Perfectly fine, they have fun. You may hold them to a higher standard, but the game itself is under no obligation to meet your standards. And the fact that many of us still make narratives with internal sense with 5e, means it is doing exactly what you seem to think it cannot do.
I think the problem is that they made the default position into such an extreme of fast healing, that no amount of optional rules can bring it back. Literally, if you adopt the strictest options in the book, you can still go from 1hp to full over an eight hour short rest (by spending all of your Hit Dice). That places a hard limit on how badly someone can get hurt, as long as the possibility exists to heal it completely overnight.
And because the default is so extreme, it makes the old default appear extreme to anyone used to the new method. You would need to have a pre-existing group of old players in order successfully sell them on 3E-style healing, because it would seem so Draconian to a mixed group of newer players.

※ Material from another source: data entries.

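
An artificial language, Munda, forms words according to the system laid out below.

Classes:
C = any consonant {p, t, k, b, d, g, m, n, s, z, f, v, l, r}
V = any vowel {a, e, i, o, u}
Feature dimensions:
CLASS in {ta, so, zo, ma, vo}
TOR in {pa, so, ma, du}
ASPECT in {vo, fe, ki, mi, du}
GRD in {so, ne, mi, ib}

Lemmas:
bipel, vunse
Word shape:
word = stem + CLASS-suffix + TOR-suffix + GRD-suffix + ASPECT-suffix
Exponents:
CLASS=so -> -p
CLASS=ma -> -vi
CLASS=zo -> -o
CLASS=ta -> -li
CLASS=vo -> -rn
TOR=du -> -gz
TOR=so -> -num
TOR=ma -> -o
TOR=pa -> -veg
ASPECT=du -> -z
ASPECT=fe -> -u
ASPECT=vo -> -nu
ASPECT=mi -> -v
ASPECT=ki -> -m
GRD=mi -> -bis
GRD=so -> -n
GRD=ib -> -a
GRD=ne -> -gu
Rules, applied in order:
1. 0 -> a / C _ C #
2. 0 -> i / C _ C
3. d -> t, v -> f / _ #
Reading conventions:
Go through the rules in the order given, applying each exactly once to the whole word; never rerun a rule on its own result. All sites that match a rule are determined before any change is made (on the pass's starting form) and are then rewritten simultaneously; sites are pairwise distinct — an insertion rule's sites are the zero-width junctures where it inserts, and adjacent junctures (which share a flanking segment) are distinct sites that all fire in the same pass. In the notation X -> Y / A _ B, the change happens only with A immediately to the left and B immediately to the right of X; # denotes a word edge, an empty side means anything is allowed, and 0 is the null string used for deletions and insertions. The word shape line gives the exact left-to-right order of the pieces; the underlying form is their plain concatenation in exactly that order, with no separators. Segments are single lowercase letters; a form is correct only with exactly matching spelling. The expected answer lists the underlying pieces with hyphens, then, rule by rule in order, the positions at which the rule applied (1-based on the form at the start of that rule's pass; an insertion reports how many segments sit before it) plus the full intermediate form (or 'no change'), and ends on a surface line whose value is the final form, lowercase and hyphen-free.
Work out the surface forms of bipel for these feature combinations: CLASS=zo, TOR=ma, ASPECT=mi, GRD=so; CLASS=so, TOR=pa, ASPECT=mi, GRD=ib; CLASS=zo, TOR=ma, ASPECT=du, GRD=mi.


cell CLASS=zo, TOR=ma, ASPECT=mi, GRD=so:
underlying: bipel-o-o-n-v
1. 0 -> a / C _ C #: inserts after position(s) 8: bipeloonav
2. 0 -> i / C _ C: no change
3. d -> t, v -> f / _ #: fires at position(s) 10: bipeloonaf
surface: bipeloonaf

cell CLASS=so, TOR=pa, ASPECT=mi, GRD=ib:
underlying: bipel-p-veg-a-v
1. 0 -> a / C _ C #: no change
2. 0 -> i / C _ C: inserts after position(s) 5, 6: bipelipivegav
3. d -> t, v -> f / _ #: fires at position(s) 13: bipelipivegaf
surface: bipelipivegaf

cell CLASS=zo, TOR=ma, ASPECT=du, GRD=mi:
underlying: bipel-o-o-bis-z
1. 0 -> a / C _ C #: inserts after position(s) 10: bipeloobisaz
2. 0 -> i / C _ C: no change
3. d -> t, v -> f / _ #: no change
surface: bipeloobisaz


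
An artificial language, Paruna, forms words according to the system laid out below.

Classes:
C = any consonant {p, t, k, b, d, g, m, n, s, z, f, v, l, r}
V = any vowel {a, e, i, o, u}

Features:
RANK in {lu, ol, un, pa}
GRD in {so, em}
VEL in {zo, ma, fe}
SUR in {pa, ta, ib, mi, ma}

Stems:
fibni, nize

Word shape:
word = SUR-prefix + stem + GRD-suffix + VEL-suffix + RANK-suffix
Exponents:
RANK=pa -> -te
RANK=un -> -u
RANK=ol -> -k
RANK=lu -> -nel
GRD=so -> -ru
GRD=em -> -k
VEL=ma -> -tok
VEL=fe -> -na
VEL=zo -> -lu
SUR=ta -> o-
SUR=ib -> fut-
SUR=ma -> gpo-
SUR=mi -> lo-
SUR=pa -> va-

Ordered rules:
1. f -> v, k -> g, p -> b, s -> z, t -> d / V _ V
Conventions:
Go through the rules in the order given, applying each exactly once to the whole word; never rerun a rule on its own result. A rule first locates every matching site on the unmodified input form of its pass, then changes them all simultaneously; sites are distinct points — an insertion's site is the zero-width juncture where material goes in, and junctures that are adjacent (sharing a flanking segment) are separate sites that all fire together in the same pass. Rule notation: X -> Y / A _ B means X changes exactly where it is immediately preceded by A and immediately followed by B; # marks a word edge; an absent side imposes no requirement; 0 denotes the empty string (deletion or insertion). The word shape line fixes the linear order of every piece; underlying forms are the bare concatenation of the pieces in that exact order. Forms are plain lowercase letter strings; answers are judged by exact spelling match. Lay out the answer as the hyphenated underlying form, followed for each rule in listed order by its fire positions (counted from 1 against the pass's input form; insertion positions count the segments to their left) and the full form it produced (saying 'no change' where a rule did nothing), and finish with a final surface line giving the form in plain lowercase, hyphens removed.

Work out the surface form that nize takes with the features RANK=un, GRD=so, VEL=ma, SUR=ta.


underlying: o-nize-ru-tok-u
1. f -> v, k -> g, p -> b, s -> z, t -> d / V _ V: fires at position(s) 8, 10: onizerudogu
surface: onizerudogu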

Yeah, selling an old-school style to a new-school player is going to be hard. I'd expect a lot of confusion if you tried to reintroduce THAC0 or negative levels, or any other old rule from an older edition into a new version of the game.
And... I don't have a problem with that. It is like saying you had to have people who played on the Gamecube to appreciate playing GoldenEye 007.
If you want an older style of game, you might have to work harder to find people who share your desire to go back to that older style of game. A lot of old school players on here seem to not look fondly back on 3.5's healing, so it certainly could not be an objectively better style. You just have to find people who like what you like, just as we all do.